Solid Energy, the state-owned coal miner, was to have been partially sold too, but ran into serious financial difficulty which has ruled it out as a candidate for sale.
There were no other obvious candidates for partial privatisation, English said.
Farmland owner Landcorp, for example, was important to retain in government ownership because its assets were often a feature of Maori land claim settlements, while entities such as Housing New Zealand, with assets valued at $17 billion, was undergoing substantial reform.
"The kinds of assets that would benefit from it (partial sale) are in the programme," said English. "The other assets need different management."
He scoffed at Opposition party claims that dropping the government's share of Air New Zealand from 73 percent to 53 percent would have an impact on airfares or public safety as "a ridiculous claim", while Economic Development Minister Steven Joyce called it "adolescent economics."
The government remained as much the controlling shareholder at 53 percent as at 73 percent.
Joyce said "we will be transparent" about announcing any intention to resume asset sales.

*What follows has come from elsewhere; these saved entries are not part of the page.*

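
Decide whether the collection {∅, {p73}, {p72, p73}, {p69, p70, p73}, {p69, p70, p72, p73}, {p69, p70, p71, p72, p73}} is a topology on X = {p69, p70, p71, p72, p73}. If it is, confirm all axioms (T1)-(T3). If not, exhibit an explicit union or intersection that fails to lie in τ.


τ IS a topology on X.

Axiom (T1): ∅ ∈ τ? Yes; X ∈ τ? Yes.
Axiom (T2/T3): check pairwise unions and intersections of members of τ.
All pairwise intersections and unions checked — each lies in τ. Therefore τ satisfies (T1), (T2), (T3): it IS a topology on X.


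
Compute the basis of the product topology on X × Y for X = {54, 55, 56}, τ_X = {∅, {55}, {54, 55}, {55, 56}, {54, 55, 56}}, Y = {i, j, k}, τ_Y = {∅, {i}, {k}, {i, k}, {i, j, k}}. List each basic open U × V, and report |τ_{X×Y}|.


Basis B = {∅ × ∅, {55} × {i}, {55} × {k}, {54, 55} × {i}, {54, 55} × {k}, {55} × {i, k}, {55, 56} × {i}, {55, 56} × {k}, {54, 55, 56} × {i}, {54, 55, 56} × {k}, {55} × {i, j, k}, {54, 55} × {i, k}, {55, 56} × {i, k}, {54, 55} × {i, j, k}, {54, 55, 56} × {i, k}, {55, 56} × {i, j, k}, {54, 55, 56} × {i, j, k}}; |τ_{X×Y}| = 50.

Enumerate products U × V with U ∈ τ_X, V ∈ τ_Y (deduplicated):
  ∅ × ∅ = {} (∅)
  {55} × {i} = {(55,i)}
  {55} × {k} = {(55,k)}
  {54, 55} × {i} = {(54,i), (55,i)}
  {54, 55} × {k} = {(54,k), (55,k)}
  {55} × {i, k} = {(55,i), (55,k)}
  {55, 56} × {i} = {(55,i), (56,i)}
  {55, 56} × {k} = {(55,k), (56,k)}
  {54, 55, 56} × {i} = {(54,i), (55,i), (56,i)}
  {54, 55, 56} × {k} = {(54,k), (55,k), (56,k)}
  {55} × {i, j, k} = {(55,i), (55,j), (55,k)}
  {54, 55} × {i, k} = {(54,i), (54,k), (55,i), (55,k)}
  {55, 56} × {i, k} = {(55,i), (55,k), (56,i), (56,k)}
  {54, 55} × {i, j, k} = {(54,i), (54,j), (54,k), (55,i), (55,j), (55,k)}
  {54, 55, 56} × {i, k} = {(54,i), (54,k), (55,i), (55,k), (56,i), (56,k)}
  {55, 56} × {i, j, k} = {(55,i), (55,j), (55,k), (56,i), (56,j), (56,k)}
  {54, 55, 56} × {i, j, k} = {(54,i), (54,j), (54,k), (55,i), (55,j), (55,k), (56,i), (56,j), (56,k)}
These 17 distinct sets form the basis B.
Close under arbitrary unions to get τ_{X×Y}; counting gives |τ_{X×Y}| = 50.


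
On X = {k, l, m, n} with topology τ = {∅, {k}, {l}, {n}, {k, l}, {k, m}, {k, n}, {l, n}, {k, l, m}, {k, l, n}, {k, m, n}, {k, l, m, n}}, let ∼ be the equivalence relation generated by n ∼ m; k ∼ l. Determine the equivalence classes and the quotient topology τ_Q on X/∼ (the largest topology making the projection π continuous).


X/∼ = {[k=l], [m=n]}; |τ_Q| = 3.

Equivalence classes: [k=l], [m=n].
Quotient map π: X → X/∼ sends k ↦ [k=l], l ↦ [k=l], m ↦ [m=n], n ↦ [m=n].
For each subset V ⊆ X/∼, compute π^{-1}(V) ⊆ X and check whether π^{-1}(V) ∈ τ. V is open in τ_Q iff π^{-1}(V) ∈ τ.
  V = {}: π^{-1}(V) = ∅ ∈ τ ✓.
  V = {[k=l]}: π^{-1}(V) = {k, l} ∈ τ ✓.
  V = {[m=n]}: π^{-1}(V) = {m, n} ∉ τ ✗.
  V = {[k=l], [m=n]}: π^{-1}(V) = {k, l, m, n} ∈ τ ✓.
Open sets in the quotient: τ_Q = {{}, {[k=l]}, {[k=l], [m=n]}} (3 elements).


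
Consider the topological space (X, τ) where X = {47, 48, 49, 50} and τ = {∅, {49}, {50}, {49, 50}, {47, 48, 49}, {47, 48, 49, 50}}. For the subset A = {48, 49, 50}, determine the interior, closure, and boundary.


int(A) = {49, 50}, cl(A) = {47, 48, 49, 50}, ∂A = {47, 48}.

Closed sets in (X, τ) are complements of opens:
  closed(X, τ) = {∅, {50}, {47, 48}, {47, 48, 49}, {47, 48, 50}, {47, 48, 49, 50}}.
int(A) = ⋃ {U ∈ τ : U ⊆ A}. Opens contained in A: ∅, {49}, {50}, {49, 50}.
Taking the union of these: int(A) = {49, 50}.
cl(A) = ⋂ {C closed : A ⊆ C}. Closed sets containing A: {47, 48, 49, 50}.
Intersecting these: cl(A) = {47, 48, 49, 50}.
∂A = cl(A) ∖ int(A) = {47, 48, 49, 50} ∖ {49, 50} = {47, 48}.


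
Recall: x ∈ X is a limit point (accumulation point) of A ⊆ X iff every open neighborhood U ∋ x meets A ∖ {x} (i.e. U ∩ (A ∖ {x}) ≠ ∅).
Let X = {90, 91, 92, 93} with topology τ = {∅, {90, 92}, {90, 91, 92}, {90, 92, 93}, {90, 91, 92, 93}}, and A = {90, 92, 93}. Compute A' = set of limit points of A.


A' = {90, 91, 92, 93}

For each x ∈ X, list the open sets U ∈ τ with x ∈ U, then check whether U ∩ (A ∖ {x}) ≠ ∅ for every such U.
  x = 90: opens ∋ x are {90, 92}, {90, 91, 92}, {90, 92, 93}, {90, 91, 92, 93}; each meets A ∖ {90}, so x IS a limit point.
  x = 91: opens ∋ x are {90, 91, 92}, {90, 91, 92, 93}; each meets A ∖ {91}, so x IS a limit point.
  x = 92: opens ∋ x are {90, 92}, {90, 91, 92}, {90, 92, 93}, {90, 91, 92, 93}; each meets A ∖ {92}, so x IS a limit point.
  x = 93: opens ∋ x are {90, 92, 93}, {90, 91, 92, 93}; each meets A ∖ {93}, so x IS a limit point.
Collecting: A' = {90, 91, 92, 93}.


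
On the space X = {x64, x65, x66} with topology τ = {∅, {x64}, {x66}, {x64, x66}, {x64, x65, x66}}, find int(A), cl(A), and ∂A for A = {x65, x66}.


int(A) = {x66}, cl(A) = {x65, x66}, ∂A = {x65}.

Closed sets in (X, τ) are complements of opens:
  closed(X, τ) = {∅, {x65}, {x64, x65}, {x65, x66}, {x64, x65, x66}}.
int(A) = ⋃ {U ∈ τ : U ⊆ A}. Opens contained in A: ∅, {x66}.
Taking the union of these: int(A) = {x66}.
cl(A) = ⋂ {C closed : A ⊆ C}. Closed sets containing A: {x65, x66}, {x64, x65, x66}.
Intersecting these: cl(A) = {x65, x66}.
∂A = cl(A) ∖ int(A) = {x65, x66} ∖ {x66} = {x65}.


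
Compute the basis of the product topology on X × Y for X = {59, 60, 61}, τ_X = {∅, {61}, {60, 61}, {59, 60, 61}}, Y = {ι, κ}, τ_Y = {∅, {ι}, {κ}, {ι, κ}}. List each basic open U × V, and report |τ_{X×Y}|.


Basis B = {∅ × ∅, {61} × {ι}, {61} × {κ}, {60, 61} × {ι}, {60, 61} × {κ}, {61} × {ι, κ}, {59, 60, 61} × {ι}, {59, 60, 61} × {κ}, {60, 61} × {ι, κ}, {59, 60, 61} × {ι, κ}}; |τ_{X×Y}| = 16.

Enumerate products U × V with U ∈ τ_X, V ∈ τ_Y (deduplicated):
  ∅ × ∅ = {} (∅)
  {61} × {ι} = {(61,ι)}
  {61} × {κ} = {(61,κ)}
  {60, 61} × {ι} = {(60,ι), (61,ι)}
  {60, 61} × {κ} = {(60,κ), (61,κ)}
  {61} × {ι, κ} = {(61,ι), (61,κ)}
  {59, 60, 61} × {ι} = {(59,ι), (60,ι), (61,ι)}
  {59, 60, 61} × {κ} = {(59,κ), (60,κ), (61,κ)}
  {60, 61} × {ι, κ} = {(60,ι), (60,κ), (61,ι), (61,κ)}
  {59, 60, 61} × {ι, κ} = {(59,ι), (59,κ), (60,ι), (60,κ), (61,ι), (61,κ)}
These 10 distinct sets form the basis B.
Close under arbitrary unions to get τ_{X×Y}; counting gives |τ_{X×Y}| = 16.


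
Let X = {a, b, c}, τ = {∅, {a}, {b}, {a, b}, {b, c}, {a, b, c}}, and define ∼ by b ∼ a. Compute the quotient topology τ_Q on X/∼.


X/∼ = {[a=b], [c]}; |τ_Q| = 3.

Equivalence classes: [a=b], [c].
Quotient map π: X → X/∼ sends a ↦ [a=b], b ↦ [a=b], c ↦ [c].
For each subset V ⊆ X/∼, compute π^{-1}(V) ⊆ X and check whether π^{-1}(V) ∈ τ. V is open in τ_Q iff π^{-1}(V) ∈ τ.
  V = {}: π^{-1}(V) = ∅ ∈ τ ✓.
  V = {[a=b]}: π^{-1}(V) = {a, b} ∈ τ ✓.
  V = {[c]}: π^{-1}(V) = {c} ∉ τ ✗.
  V = {[a=b], [c]}: π^{-1}(V) = {a, b, c} ∈ τ ✓.
Open sets in the quotient: τ_Q = {{}, {[a=b]}, {[a=b], [c]}} (3 elements).


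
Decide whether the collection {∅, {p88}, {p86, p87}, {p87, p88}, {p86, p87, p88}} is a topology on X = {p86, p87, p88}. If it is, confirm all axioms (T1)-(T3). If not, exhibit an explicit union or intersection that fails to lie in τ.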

The asset sales issue overshadowed a press conference held by English and Joyce to release a 91 page "Business Growth Agenda Progress Report" enumerating the state of play on the long list of initiatives across six areas of focus to boost economic performance.
Light on self-criticism and long on policy description, the report does note slippage against one of its key targets - to increase exports to 40 percent of Gross Domestic Product by 2025. They slipped by 2.1 percent to around 33 percent of GDP in the year to June.

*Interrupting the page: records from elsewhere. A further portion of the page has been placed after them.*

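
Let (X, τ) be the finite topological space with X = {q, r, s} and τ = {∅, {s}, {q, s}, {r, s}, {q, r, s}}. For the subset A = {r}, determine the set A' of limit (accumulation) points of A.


A' = ∅

For each x ∈ X, list the open sets U ∈ τ with x ∈ U, then check whether U ∩ (A ∖ {x}) ≠ ∅ for every such U.
  x = q: open {q, s} ∋ x has {q, s} ∩ (A ∖ {q}) = ∅, so x is NOT a limit point.
  x = r: open {r, s} ∋ x has {r, s} ∩ (A ∖ {r}) = ∅, so x is NOT a limit point.
  x = s: open {s} ∋ x has {s} ∩ (A ∖ {s}) = ∅, so x is NOT a limit point.
Collecting: A' = ∅.


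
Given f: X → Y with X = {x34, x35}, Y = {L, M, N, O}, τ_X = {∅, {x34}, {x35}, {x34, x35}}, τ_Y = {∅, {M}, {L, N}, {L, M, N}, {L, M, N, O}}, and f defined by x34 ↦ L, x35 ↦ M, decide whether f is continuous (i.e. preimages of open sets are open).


f IS continuous.

Compute f^{-1}(U) for each U ∈ τ_Y:
  U = ∅: f^{-1}(U) = ∅ ∈ τ_X ✓.
  U = {M}: f^{-1}(U) = {x35} ∈ τ_X ✓.
  U = {L, N}: f^{-1}(U) = {x34} ∈ τ_X ✓.
  U = {L, M, N}: f^{-1}(U) = {x34, x35} ∈ τ_X ✓.
  U = {L, M, N, O}: f^{-1}(U) = {x34, x35} ∈ τ_X ✓.
Every preimage lies in τ_X, so f IS continuous.


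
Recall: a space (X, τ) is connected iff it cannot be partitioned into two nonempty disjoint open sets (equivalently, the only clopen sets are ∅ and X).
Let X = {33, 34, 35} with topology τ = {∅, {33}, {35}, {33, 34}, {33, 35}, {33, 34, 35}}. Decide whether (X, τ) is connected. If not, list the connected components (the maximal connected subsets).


(X, τ) is disconnected; components = [{35}, {33, 34}].

Find clopen sets (U ∈ τ with X ∖ U ∈ τ):
  U = ∅, X ∖ U = {33, 34, 35} — both open, so U is clopen.
  U = {35}, X ∖ U = {33, 34} — both open, so U is clopen.
  U = {33, 34}, X ∖ U = {35} — both open, so U is clopen.
  U = {33, 34, 35}, X ∖ U = ∅ — both open, so U is clopen.
Nontrivial clopen(s) exist: e.g. {33, 34}. So (X, τ) is disconnected.
Compute connected components by grouping points that agree on all clopens:
  component: {35}
  component: {33, 34}


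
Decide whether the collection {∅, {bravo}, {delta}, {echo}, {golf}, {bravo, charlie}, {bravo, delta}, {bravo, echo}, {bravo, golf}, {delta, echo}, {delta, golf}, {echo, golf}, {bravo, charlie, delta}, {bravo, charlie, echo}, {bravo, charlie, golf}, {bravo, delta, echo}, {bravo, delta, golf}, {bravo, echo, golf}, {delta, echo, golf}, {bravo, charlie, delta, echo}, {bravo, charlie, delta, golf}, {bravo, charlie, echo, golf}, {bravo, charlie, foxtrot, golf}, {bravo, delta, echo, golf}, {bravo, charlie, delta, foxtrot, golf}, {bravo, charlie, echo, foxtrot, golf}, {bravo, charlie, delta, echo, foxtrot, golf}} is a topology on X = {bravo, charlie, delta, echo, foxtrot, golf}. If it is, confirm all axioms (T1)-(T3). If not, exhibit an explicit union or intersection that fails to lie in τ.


τ is NOT a topology on X.

Axiom (T1): ∅ ∈ τ? Yes; X ∈ τ? Yes.
Axiom (T2/T3): check pairwise unions and intersections of members of τ.
Counterexample for (T2): {delta} ∪ {bravo, charlie, echo, golf} = {bravo, charlie, delta, echo, golf} ∉ τ. Therefore τ is NOT a topology.


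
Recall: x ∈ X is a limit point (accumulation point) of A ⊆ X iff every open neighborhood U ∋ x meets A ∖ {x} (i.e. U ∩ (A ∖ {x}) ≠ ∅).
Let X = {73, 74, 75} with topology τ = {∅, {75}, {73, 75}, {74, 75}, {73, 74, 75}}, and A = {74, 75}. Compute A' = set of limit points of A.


A' = {73, 74}

For each x ∈ X, list the open sets U ∈ τ with x ∈ U, then check whether U ∩ (A ∖ {x}) ≠ ∅ for every such U.
  x = 73: opens ∋ x are {73, 75}, {73, 74, 75}; each meets A ∖ {73}, so x IS a limit point.
  x = 74: opens ∋ x are {74, 75}, {73, 74, 75}; each meets A ∖ {74}, so x IS a limit point.
  x = 75: open {75} ∋ x has {75} ∩ (A ∖ {75}) = ∅, so x is NOT a limit point.
Collecting: A' = {73, 74}.


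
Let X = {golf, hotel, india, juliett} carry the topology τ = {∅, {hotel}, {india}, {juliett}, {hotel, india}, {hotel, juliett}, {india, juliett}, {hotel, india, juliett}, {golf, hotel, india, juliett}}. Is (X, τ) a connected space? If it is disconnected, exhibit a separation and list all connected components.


(X, τ) is connected.

Find clopen sets (U ∈ τ with X ∖ U ∈ τ):
  U = ∅, X ∖ U = {golf, hotel, india, juliett} — both open, so U is clopen.
  U = {golf, hotel, india, juliett}, X ∖ U = ∅ — both open, so U is clopen.
Only trivial clopens (∅ and X) exist, so (X, τ) is connected.
Compute connected components by grouping points that agree on all clopens:
  component: {golf, hotel, india, juliett}


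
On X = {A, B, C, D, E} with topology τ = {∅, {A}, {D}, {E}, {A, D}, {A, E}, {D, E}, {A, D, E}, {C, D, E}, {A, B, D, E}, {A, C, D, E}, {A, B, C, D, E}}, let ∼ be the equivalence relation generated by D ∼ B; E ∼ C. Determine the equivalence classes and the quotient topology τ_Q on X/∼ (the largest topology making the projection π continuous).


X/∼ = {[A], [B=D], [C=E]}; |τ_Q| = 3.

Equivalence classes: [A], [B=D], [C=E].
Quotient map π: X → X/∼ sends A ↦ [A], B ↦ [B=D], C ↦ [C=E], D ↦ [B=D], E ↦ [C=E].
For each subset V ⊆ X/∼, compute π^{-1}(V) ⊆ X and check whether π^{-1}(V) ∈ τ. V is open in τ_Q iff π^{-1}(V) ∈ τ.
  V = {}: π^{-1}(V) = ∅ ∈ τ ✓.
  V = {[A]}: π^{-1}(V) = {A} ∈ τ ✓.
  V = {[B=D]}: π^{-1}(V) = {B, D} ∉ τ ✗.
  V = {[A], [B=D]}: π^{-1}(V) = {A, B, D} ∉ τ ✗.
  V = {[C=E]}: π^{-1}(V) = {C, E} ∉ τ ✗.
  V = {[A], [C=E]}: π^{-1}(V) = {A, C, E} ∉ τ ✗.
  V = {[B=D], [C=E]}: π^{-1}(V) = {B, C, D, E} ∉ τ ✗.
  V = {[A], [B=D], [C=E]}: π^{-1}(V) = {A, B, C, D, E} ∈ τ ✓.
Open sets in the quotient: τ_Q = {{}, {[A]}, {[A], [B=D], [C=E]}} (3 elements).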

The government had warned in August last year that "the soft global economy could result in a decrease in the percentage of exports to GDP in the short term.
It also noted that some exports to China had "stumbled" because of the Fonterra infant milk formula botulism scare and incorrect certification on meat exports, although Joyce said after a visit to China last week that the relationship with New Zealand was in good heart.
English highlighted the progress being made with the new Vocational Pathways policy, which was giving young people more focused advice and choices on their training options.
While the Reserve Bank believed New Zealand was unable to grow faster than 2.5 percent a year without spurring inflation, English said he expected that rate would go higher.